Except for Kallisto and Salmon that do not provide you genome location and mismatch information, all other aligners will produce SAM/BAM files. Key points are:

• The FASTQ file contains the named reads with their sequence and sequence base quality.

• The SAM file contains everything from the FASTQ file plus genome location information and mismatch information.

• The BAM file is a binarized and compressed version of SAM.

• The BAM file is better for data storage and further analysis.

SAM/BAM QC

SAM/BAM file also needs QC, mainly:

• Remove PCR duplicates.

• Remove non-uniquely mapped reads.

Both doable via Samtools, as explained later.

Kallisto does generate genome BAM file for genome browser if needed.

The Reference

It is VERY IMPORTANT to keep track of your reference genome and your gene annotation version. I created a standalone reference directory in my home directory ~/ref/ with its subdirectories organized by species and data sources. And I recorded every change I made in that directory. All informations will go into the methods section of my paper.

Never make custom changes to any reference files; consistency is the key to the mental health of bioinformaticians.

Stage VI - Get the processed "raw" data from located reads

Processed raw data refer to the direct input of custom analysis using python.

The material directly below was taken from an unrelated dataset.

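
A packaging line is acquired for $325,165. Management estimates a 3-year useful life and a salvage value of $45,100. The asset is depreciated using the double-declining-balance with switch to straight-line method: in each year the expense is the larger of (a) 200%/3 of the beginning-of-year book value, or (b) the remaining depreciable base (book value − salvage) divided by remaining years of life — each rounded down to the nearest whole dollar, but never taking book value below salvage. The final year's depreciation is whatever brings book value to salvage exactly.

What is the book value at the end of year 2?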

It is technology-specific:

• For RNA-seq, the processed raw data is "read counts in each gene/transcript of each sample", without any normalization or filtering

• For ATAC-seq and ChIP-seq, the processed raw data can be just the BAM file, because there is usually no "reference annotation" for regulatory elements, we just de novo define the regulatory elements (a.k.a. peaks) via the reads coverage.

• For HiC, the processed raw data are BEDPE. It records two genomic regions in a bed-like format, representing two anchors of the DNA-DNA interaction.

• For mutation-based technologies (genome-seq, exon-seq, and WGBS-seq), there is a standard format called VCF/BCF, but WGBS-seq usually uses other lightweight custom table formats. Nevertheless, the information in processed raw data is "number of reads having the mutation (numerator) and total number of reads (denominator) in the same genome loci".

Unlike FASTQ and SAM/BAM format, the processed data are usually in custom CSV/TSV format (except the VCF format) or just a data matrix in an HDF5 file. This is where python comes in to help. You need to start writing your own code finally!

How to choose among tools?

The quick answer is don't spent too much time choosing similar tools. As long as you are not writing a technical benchmarking paper, they are not that different. Find a highly cited paper that used the same technology as you do and use whatever they use, with same parameters.

Do not reinvent the wheels

If you are new to genome science, remember that the analysis infrastructure for most common sequencing technologies is rather mature. If you feel like any step during preprocessing needs you to write a bunch of custom code to accomplish, that usually means you haven't found the right tool. Try search Pubmed, google, and youtube first.